Love the color combination.


----------



## oge designs (Aug 14, 2012)

Beautiful and unusual pattern, very unique, love the colours


----------



## laurelarts (Jul 31, 2011)

Oh my!!! That is lovely and I like that it is short. Very elegant.


----------



## Rainebo (Apr 22, 2012)

So unique!


----------



## Knittingkitty (Sep 25, 2011)

Very beautiful!


----------



## Nicholas81 (Feb 17, 2011)

AWESOME! What great color combos! You did a great job - I'll be checking out that pattern.

Thanks for sharing

Shelia
NC


----------



## knitnanny (Feb 28, 2012)

Your patterns are stunning and here's another!!


----------



## MinnieMouse (Mar 29, 2013)

How Beautiful! The stitching & color combination is just beautiful.


----------



## beachbaby (Oct 17, 2013)

Beautiful scarf,nice work.


----------



## glassbird (Jul 18, 2013)

Beautiful and so unusual.
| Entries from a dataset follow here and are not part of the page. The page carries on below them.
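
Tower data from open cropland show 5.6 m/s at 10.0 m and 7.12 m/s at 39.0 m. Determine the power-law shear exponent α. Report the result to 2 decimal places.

Power law: V₂/V₁ = (z₂/z₁)^α ⇒ α = ln(V₂/V₁) / ln(z₂/z₁)
α = ln(7.12/5.6) / ln(39.0/10.0) = ln(1.2714) / ln(3.9000)
  = 0.24014 / 1.36098 = 0.17645

α ≈ 0.18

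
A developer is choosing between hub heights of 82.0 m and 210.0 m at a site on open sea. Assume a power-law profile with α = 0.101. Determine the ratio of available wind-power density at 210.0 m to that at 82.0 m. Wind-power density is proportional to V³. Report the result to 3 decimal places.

1.330

Speed ratio: V_B/V_A = (z_B/z_A)^α = (210.0/82.0)^0.101 = (2.5610)^0.101 = 1.09964
Power-density ratio: P_B/P_A = (V_B/V_A)³ = (1.09964)³ = 1.32968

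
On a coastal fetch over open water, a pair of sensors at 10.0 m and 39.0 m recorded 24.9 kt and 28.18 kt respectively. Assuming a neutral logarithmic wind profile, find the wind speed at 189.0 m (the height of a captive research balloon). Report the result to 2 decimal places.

31.98 kt

Log law: V ∝ ln(z/z₀). From the pair, with r = V₁/V₂ = 0.88361,
ln z₀ = (ln z₁ − r·ln z₂)/(1 − r) = (2.3026 − 0.88361×3.6636)/0.11639 = -8.0292 → z₀ = 0.0003258 m
V₃ = V₁ · ln(z₃/z₀)/ln(z₁/z₀) = 24.9 × 13.2710/10.3318 = 31.9835 kt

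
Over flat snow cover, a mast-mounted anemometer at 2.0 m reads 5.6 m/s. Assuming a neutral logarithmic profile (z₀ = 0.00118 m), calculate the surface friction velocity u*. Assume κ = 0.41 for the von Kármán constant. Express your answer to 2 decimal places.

u* ≈ 0.31 m/s

Log law: V(z) = (u*/κ) · ln(z/z₀) ⇒ u* = κ · V / ln(z/z₀)
u* = 0.41 × 5.6 / ln(2.0/0.00118) = 0.41 × 5.6 / 7.4354
   = 2.2960 / 7.4354 = 0.3088 m/s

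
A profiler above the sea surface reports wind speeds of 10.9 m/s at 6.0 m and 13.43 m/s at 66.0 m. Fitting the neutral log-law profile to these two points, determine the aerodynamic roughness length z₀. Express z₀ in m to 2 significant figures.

Log law: V(z) ∝ ln(z/z₀). With r = V₁/V₂ = 10.9/13.43 = 0.81162,
r · ln(z₂/z₀) = ln(z₁/z₀) ⇒ ln z₀ = (ln z₁ − r·ln z₂)/(1 − r)
ln z₀ = (1.79176 − 0.81162×4.18965) / 0.18838 = -8.5391
z₀ = exp(-8.5391) = 0.0001957 m

z₀ ≈ 0.00020 m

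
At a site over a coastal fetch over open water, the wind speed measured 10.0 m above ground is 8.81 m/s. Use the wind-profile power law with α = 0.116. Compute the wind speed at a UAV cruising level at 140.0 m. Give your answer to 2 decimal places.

11.97 m/s

Power-law profile: V₂ = V₁ · (z₂/z₁)^α
V₂ = 8.81 × (140.0/10.0)^0.116 = 8.81 × (14.0000)^0.116
    = 8.81 × 1.3582 = 11.9654 m/s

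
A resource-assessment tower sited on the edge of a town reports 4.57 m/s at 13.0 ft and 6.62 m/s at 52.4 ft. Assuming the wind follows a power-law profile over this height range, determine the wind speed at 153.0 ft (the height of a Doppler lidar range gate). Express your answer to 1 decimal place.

First find α: α = ln(V₂/V₁)/ln(z₂/z₁) = ln(6.62/4.57)/ln(52.4/13.0) = 0.37058/1.39396 = 0.2658
Extrapolate from 52.4 ft to 153.0 ft: V₃ = 6.62 × (153.0/52.4)^0.2658 = 6.62 × 1.3296 = 8.8018 m/s

8.8 m/s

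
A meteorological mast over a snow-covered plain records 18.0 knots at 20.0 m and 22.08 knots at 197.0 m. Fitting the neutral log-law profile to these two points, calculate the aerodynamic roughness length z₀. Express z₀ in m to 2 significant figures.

Log law: V(z) ∝ ln(z/z₀). With r = V₁/V₂ = 18.0/22.08 = 0.81522,
r · ln(z₂/z₀) = ln(z₁/z₀) ⇒ ln z₀ = (ln z₁ − r·ln z₂)/(1 − r)
ln z₀ = (2.99573 − 0.81522×5.28320) / 0.18478 = -7.0961
z₀ = exp(-7.0961) = 0.0008284 m

z₀ ≈ 0.00083 m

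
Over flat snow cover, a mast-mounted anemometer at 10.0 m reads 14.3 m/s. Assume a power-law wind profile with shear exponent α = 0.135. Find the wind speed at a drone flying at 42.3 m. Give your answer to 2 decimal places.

17.37 m/s

Power-law profile: V₂ = V₁ · (z₂/z₁)^α
V₂ = 14.3 × (42.3/10.0)^0.135 = 14.3 × (4.2300)^0.135
    = 14.3 × 1.2149 = 17.3737 m/s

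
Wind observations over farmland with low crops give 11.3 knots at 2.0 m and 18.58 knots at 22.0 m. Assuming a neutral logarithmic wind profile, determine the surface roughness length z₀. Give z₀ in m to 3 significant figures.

Log law: V(z) ∝ ln(z/z₀). With r = V₁/V₂ = 11.3/18.58 = 0.60818,
r · ln(z₂/z₀) = ln(z₁/z₀) ⇒ ln z₀ = (ln z₁ − r·ln z₂)/(1 − r)
ln z₀ = (0.69315 − 0.60818×3.09104) / 0.39182 = -3.0289
z₀ = exp(-3.0289) = 0.04837 m

z₀ ≈ 0.0484 m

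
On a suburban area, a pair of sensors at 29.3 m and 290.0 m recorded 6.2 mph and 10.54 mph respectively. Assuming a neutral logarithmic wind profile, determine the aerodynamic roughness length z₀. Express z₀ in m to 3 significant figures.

Log law: V(z) ∝ ln(z/z₀). With r = V₁/V₂ = 6.2/10.54 = 0.58824,
r · ln(z₂/z₀) = ln(z₁/z₀) ⇒ ln z₀ = (ln z₁ − r·ln z₂)/(1 − r)
ln z₀ = (3.37759 − 0.58824×5.66988) / 0.41176 = 0.1029
z₀ = exp(0.1029) = 1.108 m

z₀ ≈ 1.11 m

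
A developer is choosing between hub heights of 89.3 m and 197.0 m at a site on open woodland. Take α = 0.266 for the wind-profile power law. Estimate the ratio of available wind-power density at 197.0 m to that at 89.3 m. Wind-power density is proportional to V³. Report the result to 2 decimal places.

1.88

Speed ratio: V_B/V_A = (z_B/z_A)^α = (197.0/89.3)^0.266 = (2.2060)^0.266 = 1.23425
Power-density ratio: P_B/P_A = (V_B/V_A)³ = (1.23425)³ = 1.88020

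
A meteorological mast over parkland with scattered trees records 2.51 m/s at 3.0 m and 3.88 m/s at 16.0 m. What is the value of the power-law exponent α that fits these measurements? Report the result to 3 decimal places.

α ≈ 0.260

Power law: V₂/V₁ = (z₂/z₁)^α ⇒ α = ln(V₂/V₁) / ln(z₂/z₁)
α = ln(3.88/2.51) / ln(16.0/3.0) = ln(1.5458) / ln(5.3333)
  = 0.43555 / 1.67398 = 0.26019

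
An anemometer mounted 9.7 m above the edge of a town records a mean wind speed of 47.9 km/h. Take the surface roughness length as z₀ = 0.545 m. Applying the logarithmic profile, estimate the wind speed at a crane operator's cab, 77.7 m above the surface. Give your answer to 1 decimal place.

82.5 km/h

Log law: V(z) ∝ ln(z/z₀), so V₂/V₁ = ln(z₂/z₀) / ln(z₁/z₀).
ln(77.7/0.545) = 4.9598, ln(9.7/0.545) = 2.8791
V₂ = 47.9 × 4.9598/2.8791 = 47.9 × 1.7227 = 82.5174 km/h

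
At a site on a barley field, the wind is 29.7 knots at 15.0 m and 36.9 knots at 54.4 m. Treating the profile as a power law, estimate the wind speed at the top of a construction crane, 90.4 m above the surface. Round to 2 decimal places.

40.20 knots

First find α: α = ln(V₂/V₁)/ln(z₂/z₁) = ln(36.9/29.7)/ln(54.4/15.0) = 0.21706/1.28831 = 0.1685
Extrapolate from 54.4 m to 90.4 m: V₃ = 36.9 × (90.4/54.4)^0.1685 = 36.9 × 1.0893 = 40.1966 knots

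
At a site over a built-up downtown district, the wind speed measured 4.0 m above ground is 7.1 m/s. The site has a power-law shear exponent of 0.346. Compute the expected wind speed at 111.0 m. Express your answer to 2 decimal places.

22.42 m/s

Power-law profile: V₂ = V₁ · (z₂/z₁)^α
V₂ = 7.1 × (111.0/4.0)^0.346 = 7.1 × (27.7500)^0.346
    = 7.1 × 3.1577 = 22.4196 m/s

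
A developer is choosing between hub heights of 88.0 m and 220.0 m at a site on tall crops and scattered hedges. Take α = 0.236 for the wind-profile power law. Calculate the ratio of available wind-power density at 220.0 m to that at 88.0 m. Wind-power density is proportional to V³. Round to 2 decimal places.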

Love the colour and design.


----------



## judeanne (Mar 6, 2011)

This scarf is absolutely beautiful and gawgeous!


----------



## HandyFamily (Sep 30, 2011)

Thank you!


----------



## amudaus (Nov 8, 2011)

Beautiful pattern and colour..Fabulous work as always.


----------



## HandyFamily (Sep 30, 2011)

Thank you!


----------



## SouthernGirl (Dec 28, 2011)

that is stunning


----------



## belleflower (Apr 23, 2013)

Do pretty and delicatexx


----------



## edithann (Feb 12, 2011)

Hi again Kati, you have created another beautiful "wrap." Love the combination of colors and yarn. Very pretty!
Edie (EdithAnn) :thumbup:


----------



## HandyFamily (Sep 30, 2011)

Thanks so much, Edie!


----------



## SouthernGirl (Dec 28, 2011)

That is so exotic and gorgeous.


----------



## HandyFamily (Sep 30, 2011)

Thank you!


----------